Antrag zur Haushaltsberatung 2014 Stuttgart 21

Das ist ein Entwurf. Die fertige Version kann dann hier eingesehen werden.

Antrag zur Haushaltsberatung 2014

Ausstieg aus der Finanzierung von Stuttgart 21

Seit Stuttgart 21 der Öffentlichkeit vorgestellt wurde sind nun 20 Jahre ins Land gegangen. Die Region hat sich daran beteiligt, weil sich sich Verbesserung für den Nahverkehr in der Region versprach. Nach nun über 20 Jahren Planung ist die Bilanz ernüchternd. Bei der Erhöhung zum Planfestellungsabschnitt 1.3 (Filderbahnhof) traten offensichtliche Mängel zu Tage, die ernsthafte Zweifel aufkommen lassen, dass die Deutsche Bahn AG das Projekt im Griff hat.

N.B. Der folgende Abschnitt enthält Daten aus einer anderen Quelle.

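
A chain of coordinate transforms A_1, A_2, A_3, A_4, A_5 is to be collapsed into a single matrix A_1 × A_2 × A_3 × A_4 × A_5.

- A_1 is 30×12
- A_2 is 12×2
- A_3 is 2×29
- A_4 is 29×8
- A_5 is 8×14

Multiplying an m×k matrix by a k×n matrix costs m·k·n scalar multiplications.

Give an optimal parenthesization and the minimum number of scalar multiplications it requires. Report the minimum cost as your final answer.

2248

Adjacent pairs: A_1A_2 = 30·12·2 = 720; A_2A_3 = 12·2·29 = 696; A_3A_4 = 2·29·8 = 464; A_4A_5 = 29·8·14 = 3248.
Length 3: A_1..A_3: k=1: 0+696+30·12·29=11136; k=2: 720+0+30·2·29=2460 → min 2460 | A_2..A_4: k=2: 0+464+12·2·8=656; k=3: 696+0+12·29·8=3480 → min 656 | A_3..A_5: k=3: 0+3248+2·29·14=4060; k=4: 464+0+2·8·14=688 → min 688.
Length 4: A_1..A_4: k=1: 0+656+30·12·8=3536; k=2: 720+464+30·2·8=1664; k=3: 2460+0+30·29·8=9420 → min 1664 | A_2..A_5: k=2: 0+688+12·2·14=1024; k=3: 696+3248+12·29·14=8816; k=4: 656+0+12·8·14=2000 → min 1024.
Length 5: A_1..A_5: k=1: 0+1024+30·12·14=6064; k=2: 720+688+30·2·14=2248; k=3: 2460+3248+30·29·14=17888; k=4: 1664+0+30·8·14=5024 → min 2248.
Optimal parenthesization: ((A_1 × A_2) × ((A_3 × A_4) × A_5)) with cost 2248.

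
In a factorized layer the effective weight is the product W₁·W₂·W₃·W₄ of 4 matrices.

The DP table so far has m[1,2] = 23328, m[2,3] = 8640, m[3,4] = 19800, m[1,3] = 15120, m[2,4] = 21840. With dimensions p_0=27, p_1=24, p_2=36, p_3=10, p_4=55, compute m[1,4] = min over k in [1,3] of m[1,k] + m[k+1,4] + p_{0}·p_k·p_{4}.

29970

m[1,4] = min over k∈[1,3] of m[1,k]+m[k+1,4]+p_{0}·p_k·p_{4}.
k=1: 0 + 21840 + 27·24·55 = 57480; k=2: 23328 + 19800 + 27·36·55 = 96588; k=3: 15120 + 0 + 27·10·55 = 29970.
Minimum: 29970 at k=3.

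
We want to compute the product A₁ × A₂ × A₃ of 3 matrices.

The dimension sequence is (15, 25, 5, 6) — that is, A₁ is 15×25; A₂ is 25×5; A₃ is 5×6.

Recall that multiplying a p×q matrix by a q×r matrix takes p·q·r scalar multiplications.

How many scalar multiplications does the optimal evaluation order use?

2325

Order (A₁ × (A₂ × A₃)): (A₂ × A₃): 25×5 by 5×6 → 25×6, cost 25·5·6 = 750; (A₁ × (A₂ × A₃)): 15×25 by 25×6 → 15×6, cost 15·25·6 = 2250; cumulative 3000. Total 3000.
Order ((A₁ × A₂) × A₃): (A₁ × A₂): 15×25 by 25×5 → 15×5, cost 15·25·5 = 1875; ((A₁ × A₂) × A₃): 15×5 by 5×6 → 15×6, cost 15·5·6 = 450; cumulative 2325. Total 2325.
Minimum: 2325.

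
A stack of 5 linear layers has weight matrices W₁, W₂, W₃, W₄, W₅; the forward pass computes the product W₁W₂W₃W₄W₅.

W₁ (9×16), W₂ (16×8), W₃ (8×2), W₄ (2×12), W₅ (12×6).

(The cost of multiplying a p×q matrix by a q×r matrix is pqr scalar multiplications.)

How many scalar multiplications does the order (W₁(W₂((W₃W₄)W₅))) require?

2400

(W₃W₄): 8×2 by 2×12 → 8×12, cost 8·2·12 = 192
((W₃W₄)W₅): 8×12 by 12×6 → 8×6, cost 8·12·6 = 576; cumulative 768
(W₂((W₃W₄)W₅)): 16×8 by 8×6 → 16×6, cost 16·8·6 = 768; cumulative 1536
(W₁(W₂((W₃W₄)W₅))): 9×16 by 16×6 → 9×6, cost 9·16·6 = 864; cumulative 2400
Total: 2400 scalar multiplications.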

Statt der erhofften Verbesserung sieht die Realität so aus:

– Keine Leistungverbesserung: Statt der versprochenen 30% Zuwachs, schafft Stuttgart 21 nur 70% der Leistungsfähigkeit des ehemaligen Kopfbahnhofes
– Sicherheit: Selbst nach 20 Jahren Planung kann die Bahn kein Brandschutz-/und Sicherheitskonzept für den Tiefbahnhof und den Fildertunnel vorlegen. Der Tiefbahnhof hat das 6-fache der höchst zulässigen Gleisneigung. Es besteht eine extreme Unfallgefahr.
– Zuverlässigkeit: Der geplante Filderbahnhof bringt den Takt der S-Bahn im Filderbereich durcheinander. Das hat Auswirkungen auf das gesammte S-Bahn Netz der Region Stuttgart.
– Planungstand: Die Planungen für den Filderbahnhof sind erneut gescheitert. Seit 2002 liegt in diesem Bereich kein genehmigungsfäges Konzept vor.
– Bauarbeiten: Trotz nun schon 4-jähriger Bauzeit wurde immer noch nicht mit dem Bau des Nesenbachdüker begonnen. Dieses Bauwerk ist Voraussetzung für den Bau des Tiefbahnhofes und sollte schon seit 2013 im Bau sein.
– Finanzierung: Die Rechtmäßigkeit der Mischfinanzierung ist nicht geklärt, es liegen erhebliche Zweifel vor. Schon im Dezember 2012 musste die Bahn eingestehen, dass der vereinbarte Kostenrahmen nicht einzuhalten ist.
– S-Bahn: Kein Nottfallkonzept für den S-Bahn Tunnel in der Innenstadt von Stuttgart, erhebliche Beinträchtigung durch den geplanten Mischverkehr auf den Fildern.
– Attraktivität: Durch den geplanten Tiefbahnhof mit lediglich 8 Gleisen ist es auf Dauer unmöglich einen Integrierten Taktfahrplan zu fahren. Der Verkehrsknotenpunkt verliert weiter an Wettbewerbsfähigkeit.

Die Aufgabe der Region ist eine Sicherstellung des Verkehres der Verbundstufe I. Es gibt keine Möglichkeit Stuttgart 21 fortzusetzen, ohne weitere erhebliche negative Auswirkungen auf den S-Bahn Verkehr.

DIE LINKE beantragt daher:

1. Die Region Stuttgart sieht Stuttgart 21 als gescheitert an und beendet die Projektpartnerschaft.
2. Die Region Stuttgart erkennt die falschen Angaben zur Leistungsfähigkeit, Kosten und Sicherheit als Vertragsbruch und versätzliche Täuschung durch die Bahn AG an und kündigt die Finanzierungsvereinbarung fristlos.
3. Die Region stellt die vereinbarten Zahlungen ein und fordert die Rückzahlung der schon gezahlten Gelder.